Today, the latest automobiles are equipped with numerous semiconductor chips which control everything from automatic braking to detecting traffic blind spots. According to automotive research conducted by IHS, the automotive chips market is projected to grow to $27.9 billion, up around 6.1% this year. Being the market leader in the smartphone chip industry, Qualcomm is now preparing itself to get into the massive automobile industry. Qualcomm reported that it is well prepared to enter the automobile semiconductor market and developed a huge inventory for wireless modem orders from automakers.

The automobile industry is getting smarter these days with providing internet hotspot connection options in their products. General Motors (NYSE:GM) is turning its new vehicle range into Wi-Fi hotspots connected via 4G internet connectivity which will allow its passengers to connect their smart mobile devices to high-speed internet. The 2015 product range of GM, including Chevrolet Corvette, Impala, Malibu and Volt, will be the first vehicles to come optionally available with 4G-LTE connectivity. Moreover Qualcomm management anticipates that by 2017, almost 60% of cars will have cellular connections, up about 10% from today.
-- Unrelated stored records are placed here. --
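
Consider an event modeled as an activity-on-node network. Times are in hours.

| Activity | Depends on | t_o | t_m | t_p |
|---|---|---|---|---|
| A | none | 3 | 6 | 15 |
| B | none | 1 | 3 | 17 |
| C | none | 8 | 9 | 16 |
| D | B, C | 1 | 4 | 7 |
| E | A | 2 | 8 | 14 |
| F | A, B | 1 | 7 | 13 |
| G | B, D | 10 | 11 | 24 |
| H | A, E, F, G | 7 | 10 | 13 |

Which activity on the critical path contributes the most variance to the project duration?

G

te_A = (3 + 4·6 + 15)/6 = 42/6 = 7; σ²_A = ((15−3)/6)² = 4.000
te_B = (1 + 4·3 + 17)/6 = 30/6 = 5; σ²_B = ((17−1)/6)² = 7.111
te_C = (8 + 4·9 + 16)/6 = 60/6 = 10; σ²_C = ((16−8)/6)² = 1.778
te_D = (1 + 4·4 + 7)/6 = 24/6 = 4; σ²_D = ((7−1)/6)² = 1.000
te_E = (2 + 4·8 + 14)/6 = 48/6 = 8; σ²_E = ((14−2)/6)² = 4.000
te_F = (1 + 4·7 + 13)/6 = 42/6 = 7; σ²_F = ((13−1)/6)² = 4.000
te_G = (10 + 4·11 + 24)/6 = 78/6 = 13; σ²_G = ((24−10)/6)² = 5.444
te_H = (7 + 4·10 + 13)/6 = 60/6 = 10; σ²_H = ((13−7)/6)² = 1.000

Forward pass:
ES_A = 0; EF_A = 7
ES_B = 0; EF_B = 5
ES_C = 0; EF_C = 10
ES_D = max(EF_B=5, EF_C=10) = 10; EF_D = 10+4 = 14
ES_E = 7; EF_E = 7+8 = 15
ES_F = max(EF_A=7, EF_B=5) = 7; EF_F = 7+7 = 14
ES_G = max(EF_B=5, EF_D=14) = 14; EF_G = 14+13 = 27
ES_H = max(EF_A=7, EF_E=15, EF_F=14, EF_G=27) = 27; EF_H = 27+10 = 37
Expected project duration μ = 37 hours. Critical path: C → D → G → H.

Variances on critical path: σ²_C=1.778, σ²_D=1.000, σ²_G=5.444, σ²_H=1.000.
Largest is σ²_G = 5.444.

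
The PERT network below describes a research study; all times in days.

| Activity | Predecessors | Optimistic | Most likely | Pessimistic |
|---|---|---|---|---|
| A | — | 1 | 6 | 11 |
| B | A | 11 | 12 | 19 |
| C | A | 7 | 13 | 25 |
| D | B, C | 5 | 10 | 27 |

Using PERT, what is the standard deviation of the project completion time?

te_A = (1 + 4·6 + 11)/6 = 36/6 = 6; σ²_A = ((11−1)/6)² = 2.778
te_B = (11 + 4·12 + 19)/6 = 78/6 = 13; σ²_B = ((19−11)/6)² = 1.778
te_C = (7 + 4·13 + 25)/6 = 84/6 = 14; σ²_C = ((25−7)/6)² = 9.000
te_D = (5 + 4·10 + 27)/6 = 72/6 = 12; σ²_D = ((27−5)/6)² = 13.444

Forward pass:
ES_A = 0; EF_A = 6
ES_B = 6; EF_B = 6+13 = 19
ES_C = 6; EF_C = 6+14 = 20
ES_D = max(EF_B=19, EF_C=20) = 20; EF_D = 20+12 = 32
Expected project duration μ = 32 days. Critical path: A → C → D.

Variance along critical path = 2.778 + 9.000 + 13.444 = 25.222
σ = √25.222 = 5.022 days

5.02 days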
This will create huge future growth potential for Qualcomm as it dominates the wireless chip industry.

As the technological warfare is getting more intense, the companies are considering newer and more advanced vendors to equip their devices. Due to rising demand in China, Qualcomm is moving toward smaller and efficient manufacturing techniques, including 14 and 28 nanometer architecture, which enables the company to change its previous vendors. The company will likely purchase a larger proportion of its 14 nm smartphone chips from Samsung Electronics rather than its usual vendor, Taiwan Semiconductor Manufacturing (TSMC) by the second half of 2015. Moreover, there is a growing possibility that Qualcomm will sign a contract with Samsung, which will substantially benefit both companies in the long run.

Conclusion

We maintain that Qualcomm is well positioned to grow and the company's lead in the sector is expected to extend further. Qualcomm is making smart alliances and partnerships on both manufacturing and vendor front, which should provide the company an advantage on the cost as well as pricing. Qualcomm is a solid long-term pick and the stock price should show a steady upward trend as the fruits of these partnerships start to come in.

Additional Disclosure: This article is for educational purposes only and it should not be taken as an investment recommendation. Investing in stock markets involves a number of risks and readers/investors are encouraged to do their own due diligence and familiarize themselves with the risks involved.

Disclosure: The author has no positions in any stocks mentioned, and no plans to initiate any positions within the next 72 hours. The author wrote this article themselves, and it expresses their own opinions. The author is not receiving compensation for it (other than from Seeking Alpha). The author has no business relationship with any company whose stock is mentioned in this article.